Designing a piece of furniture is not unlike having an odd jacket or suit made. The urge to leap into the exciting details of buttons and exuberant linings of the latter mirrors the fawning over solid brass hinges, campaign hardware and knobs that are the finishing touches of the former. Impatience is ill-rewarded in both instances. Form, proportion and basic design must first be firmly established and only then should the lily be subtly gilded.
Oh how satisfying those finishing touches can be though! It was a happy realization that my modular armoire almost required a linear, undecorated design as I have long admired campaign style furniture. These officer’s trunks and cases, desks and bureaus are simply constructed of sturdy hardwoods, the only embellishments coming from brass reinforcing hardware. As it happened, my bedside tables were already in the campaign style, so a towering armoire was sure to compliment. And it does, but at considerable personal effort in sourcing convincing solid brass hinges, corner braces and pulls.
Interior hardware was another trial entirely. Finding a sturdy brass tube with matching flanges as a clothes bar was not an easy task. Plenty of brass-plated versions exist, but fear of flakes raining down on the shoulders and lapels of my clothes like glittering dandruff had me commissioning a solid brass tube from a distant Canadian foundry. I hacksawed it to precise length, and installed a steel tube snugly within so as to prevent even the faintest sagging under the significant weight of coat hangers and clothes.
The problem with storage generally is things like suits and shirts, sweaters and shoes receive the prime real estate, while belts, braces (suspenders) and ties are left to divide the less desirable nooks and crannies. Neglected accessories are a sad sight, so rather than hastily tacking a tie rack somewhere I am still mulling my options. I have found some tasteful solid brass strips, each with twenty pegs. I’m stumped where to install them though; on the inside of the doors will mean constant fear of clamping a foulard when closing the armoire, but hung on an inside wall will bite into the linear storage space. I will need all 101.4 inches.

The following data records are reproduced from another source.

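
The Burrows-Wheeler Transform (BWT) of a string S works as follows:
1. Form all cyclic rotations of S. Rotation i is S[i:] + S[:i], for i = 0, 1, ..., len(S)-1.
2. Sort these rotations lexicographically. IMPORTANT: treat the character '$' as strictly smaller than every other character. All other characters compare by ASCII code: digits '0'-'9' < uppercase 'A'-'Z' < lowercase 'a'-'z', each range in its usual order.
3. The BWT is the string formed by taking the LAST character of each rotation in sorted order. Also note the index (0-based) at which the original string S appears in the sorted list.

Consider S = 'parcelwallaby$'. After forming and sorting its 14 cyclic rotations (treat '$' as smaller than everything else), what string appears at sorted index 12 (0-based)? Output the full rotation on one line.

All 14 rotations (rotation i = S[i:]+S[:i]):
  rot[0] = parcelwallaby$
  rot[1] = arcelwallaby$p
  rot[2] = rcelwallaby$pa
  rot[3] = celwallaby$par
  rot[4] = elwallaby$parc
  rot[5] = lwallaby$parce
  rot[6] = wallaby$parcel
  rot[7] = allaby$parcelw
  rot[8] = llaby$parcelwa
  rot[9] = laby$parcelwal
  rot[10] = aby$parcelwall
  rot[11] = by$parcelwalla
  rot[12] = y$parcelwallab
  rot[13] = $parcelwallaby
Sorted (with $ < everything):
  sorted[0] = $parcelwallaby
  sorted[1] = aby$parcelwall
  sorted[2] = allaby$parcelw
  sorted[3] = arcelwallaby$p
  sorted[4] = by$parcelwalla
  sorted[5] = celwallaby$par
  sorted[6] = elwallaby$parc
  sorted[7] = laby$parcelwal
  sorted[8] = llaby$parcelwa
  sorted[9] = lwallaby$parce
  sorted[10] = parcelwallaby$
  sorted[11] = rcelwallaby$pa
  sorted[12] = wallaby$parcel
  sorted[13] = y$parcelwallab
sorted[12] = wallaby$parcel

Answer: wallaby$parcel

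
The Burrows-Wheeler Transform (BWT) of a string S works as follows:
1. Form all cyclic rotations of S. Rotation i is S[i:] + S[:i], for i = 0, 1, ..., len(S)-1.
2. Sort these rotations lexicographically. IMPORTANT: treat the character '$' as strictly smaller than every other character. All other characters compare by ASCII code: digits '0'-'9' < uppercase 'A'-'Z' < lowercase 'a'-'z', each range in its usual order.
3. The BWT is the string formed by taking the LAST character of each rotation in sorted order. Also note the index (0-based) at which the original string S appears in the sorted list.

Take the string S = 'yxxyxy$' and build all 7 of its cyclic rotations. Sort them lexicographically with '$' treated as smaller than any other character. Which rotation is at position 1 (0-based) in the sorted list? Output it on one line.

All 7 rotations (rotation i = S[i:]+S[:i]):
  rot[0] = yxxyxy$
  rot[1] = xxyxy$y
  rot[2] = xyxy$yx
  rot[3] = yxy$yxx
  rot[4] = xy$yxxy
  rot[5] = y$yxxyx
  rot[6] = $yxxyxy
Sorted (with $ < everything):
  sorted[0] = $yxxyxy
  sorted[1] = xxyxy$y
  sorted[2] = xy$yxxy
  sorted[3] = xyxy$yx
  sorted[4] = y$yxxyx
  sorted[5] = yxxyxy$
  sorted[6] = yxy$yxx
sorted[1] = xxyxy$y

Answer: xxyxy$y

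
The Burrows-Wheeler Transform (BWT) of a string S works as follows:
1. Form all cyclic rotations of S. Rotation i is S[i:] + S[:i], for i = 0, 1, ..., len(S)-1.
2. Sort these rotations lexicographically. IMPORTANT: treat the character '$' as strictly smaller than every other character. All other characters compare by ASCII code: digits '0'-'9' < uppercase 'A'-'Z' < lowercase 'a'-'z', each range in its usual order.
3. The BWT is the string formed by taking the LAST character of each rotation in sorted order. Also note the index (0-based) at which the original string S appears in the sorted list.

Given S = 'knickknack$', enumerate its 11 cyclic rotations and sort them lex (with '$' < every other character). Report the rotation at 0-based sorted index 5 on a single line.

All 11 rotations (rotation i = S[i:]+S[:i]):
  rot[0] = knickknack$
  rot[1] = nickknack$k
  rot[2] = ickknack$kn
  rot[3] = ckknack$kni
  rot[4] = kknack$knic
  rot[5] = knack$knick
  rot[6] = nack$knickk
  rot[7] = ack$knickkn
  rot[8] = ck$knickkna
  rot[9] = k$knickknac
  rot[10] = $knickknack
Sorted (with $ < everything):
  sorted[0] = $knickknack
  sorted[1] = ack$knickkn
  sorted[2] = ck$knickkna
  sorted[3] = ckknack$kni
  sorted[4] = ickknack$kn
  sorted[5] = k$knickknac
  sorted[6] = kknack$knic
  sorted[7] = knack$knick
  sorted[8] = knickknack$
  sorted[9] = nack$knickk
  sorted[10] = nickknack$k
sorted[5] = k$knickknac

Answer: k$knickknac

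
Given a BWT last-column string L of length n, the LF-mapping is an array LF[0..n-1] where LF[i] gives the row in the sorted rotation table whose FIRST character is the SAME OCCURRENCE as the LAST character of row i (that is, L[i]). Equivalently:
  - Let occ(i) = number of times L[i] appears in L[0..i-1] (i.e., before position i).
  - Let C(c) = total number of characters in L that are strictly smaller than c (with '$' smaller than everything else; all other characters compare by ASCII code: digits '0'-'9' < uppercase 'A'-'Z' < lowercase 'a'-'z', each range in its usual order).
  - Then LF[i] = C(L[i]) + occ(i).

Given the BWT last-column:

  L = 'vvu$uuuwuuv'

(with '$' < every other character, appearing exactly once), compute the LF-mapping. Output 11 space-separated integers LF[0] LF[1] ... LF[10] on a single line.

Answer: 7 8 1 0 2 3 4 10 5 6 9

Derivation:
Char counts: '$':1, 'u':6, 'v':3, 'w':1
C (first-col start): C('$')=0, C('u')=1, C('v')=7, C('w')=10
L[0]='v': occ=0, LF[0]=C('v')+0=7+0=7
L[1]='v': occ=1, LF[1]=C('v')+1=7+1=8
L[2]='u': occ=0, LF[2]=C('u')+0=1+0=1
L[3]='$': occ=0, LF[3]=C('$')+0=0+0=0
L[4]='u': occ=1, LF[4]=C('u')+1=1+1=2
L[5]='u': occ=2, LF[5]=C('u')+2=1+2=3
L[6]='u': occ=3, LF[6]=C('u')+3=1+3=4
L[7]='w': occ=0, LF[7]=C('w')+0=10+0=10
L[8]='u': occ=4, LF[8]=C('u')+4=1+4=5
L[9]='u': occ=5, LF[9]=C('u')+5=1+5=6
L[10]='v': occ=2, LF[10]=C('v')+2=7+2=9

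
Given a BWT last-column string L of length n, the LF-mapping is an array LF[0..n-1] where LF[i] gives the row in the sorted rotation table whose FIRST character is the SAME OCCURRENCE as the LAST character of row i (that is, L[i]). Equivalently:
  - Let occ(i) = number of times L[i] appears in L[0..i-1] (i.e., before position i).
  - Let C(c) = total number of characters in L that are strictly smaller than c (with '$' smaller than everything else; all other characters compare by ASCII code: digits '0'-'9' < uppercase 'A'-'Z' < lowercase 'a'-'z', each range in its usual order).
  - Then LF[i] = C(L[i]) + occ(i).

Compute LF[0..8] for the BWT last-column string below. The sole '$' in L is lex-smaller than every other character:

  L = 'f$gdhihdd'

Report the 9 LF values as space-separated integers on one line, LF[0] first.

Answer: 4 0 5 1 6 8 7 2 3

Derivation:
Char counts: '$':1, 'd':3, 'f':1, 'g':1, 'h':2, 'i':1
C (first-col start): C('$')=0, C('d')=1, C('f')=4, C('g')=5, C('h')=6, C('i')=8
L[0]='f': occ=0, LF[0]=C('f')+0=4+0=4
L[1]='$': occ=0, LF[1]=C('$')+0=0+0=0
L[2]='g': occ=0, LF[2]=C('g')+0=5+0=5
L[3]='d': occ=0, LF[3]=C('d')+0=1+0=1
L[4]='h': occ=0, LF[4]=C('h')+0=6+0=6
L[5]='i': occ=0, LF[5]=C('i')+0=8+0=8
L[6]='h': occ=1, LF[6]=C('h')+1=6+1=7
L[7]='d': occ=1, LF[7]=C('d')+1=1+1=2
L[8]='d': occ=2, LF[8]=C('d')+2=1+2=3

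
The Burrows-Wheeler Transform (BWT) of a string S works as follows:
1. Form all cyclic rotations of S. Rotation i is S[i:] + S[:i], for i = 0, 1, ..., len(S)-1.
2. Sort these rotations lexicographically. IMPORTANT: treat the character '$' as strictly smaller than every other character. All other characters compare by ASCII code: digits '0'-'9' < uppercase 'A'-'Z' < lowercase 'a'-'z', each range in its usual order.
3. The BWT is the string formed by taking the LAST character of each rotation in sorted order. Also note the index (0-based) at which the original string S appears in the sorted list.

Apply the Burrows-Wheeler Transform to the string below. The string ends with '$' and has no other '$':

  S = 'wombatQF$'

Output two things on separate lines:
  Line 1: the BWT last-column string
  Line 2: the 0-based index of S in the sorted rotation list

Answer: FQtbmowa$
8

Derivation:
All 9 rotations (rotation i = S[i:]+S[:i]):
  rot[0] = wombatQF$
  rot[1] = ombatQF$w
  rot[2] = mbatQF$wo
  rot[3] = batQF$wom
  rot[4] = atQF$womb
  rot[5] = tQF$womba
  rot[6] = QF$wombat
  rot[7] = F$wombatQ
  rot[8] = $wombatQF
Sorted (with $ < everything):
  sorted[0] = $wombatQF  (last char: 'F')
  sorted[1] = F$wombatQ  (last char: 'Q')
  sorted[2] = QF$wombat  (last char: 't')
  sorted[3] = atQF$womb  (last char: 'b')
  sorted[4] = batQF$wom  (last char: 'm')
  sorted[5] = mbatQF$wo  (last char: 'o')
  sorted[6] = ombatQF$w  (last char: 'w')
  sorted[7] = tQF$womba  (last char: 'a')
  sorted[8] = wombatQF$  (last char: '$')
Last column: FQtbmowa$
Original string S is at sorted index 8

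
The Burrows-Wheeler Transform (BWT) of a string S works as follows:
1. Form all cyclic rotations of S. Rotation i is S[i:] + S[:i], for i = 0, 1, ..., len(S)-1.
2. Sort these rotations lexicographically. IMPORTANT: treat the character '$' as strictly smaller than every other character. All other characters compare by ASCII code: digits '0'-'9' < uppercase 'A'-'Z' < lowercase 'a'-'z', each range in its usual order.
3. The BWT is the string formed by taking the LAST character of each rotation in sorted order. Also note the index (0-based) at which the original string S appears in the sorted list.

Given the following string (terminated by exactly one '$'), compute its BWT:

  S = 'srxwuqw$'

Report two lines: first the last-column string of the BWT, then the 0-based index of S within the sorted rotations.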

I joked with a friend helping me move the thing the other day that, should I have to scramble, I could load the two modular pieces of the armoire, fully loaded with clothes, into the back of a truck and be gone within the hour. I suppose a similar scenario is what motivated the design of campaign style furniture in the first place. It’s a romantic, though in my case irrelevant, thought. The true mobility of this design is less concrete; it’s the investment in storage that is untethered to a single place—quite unlike the fortune people are happy to pour into closet space.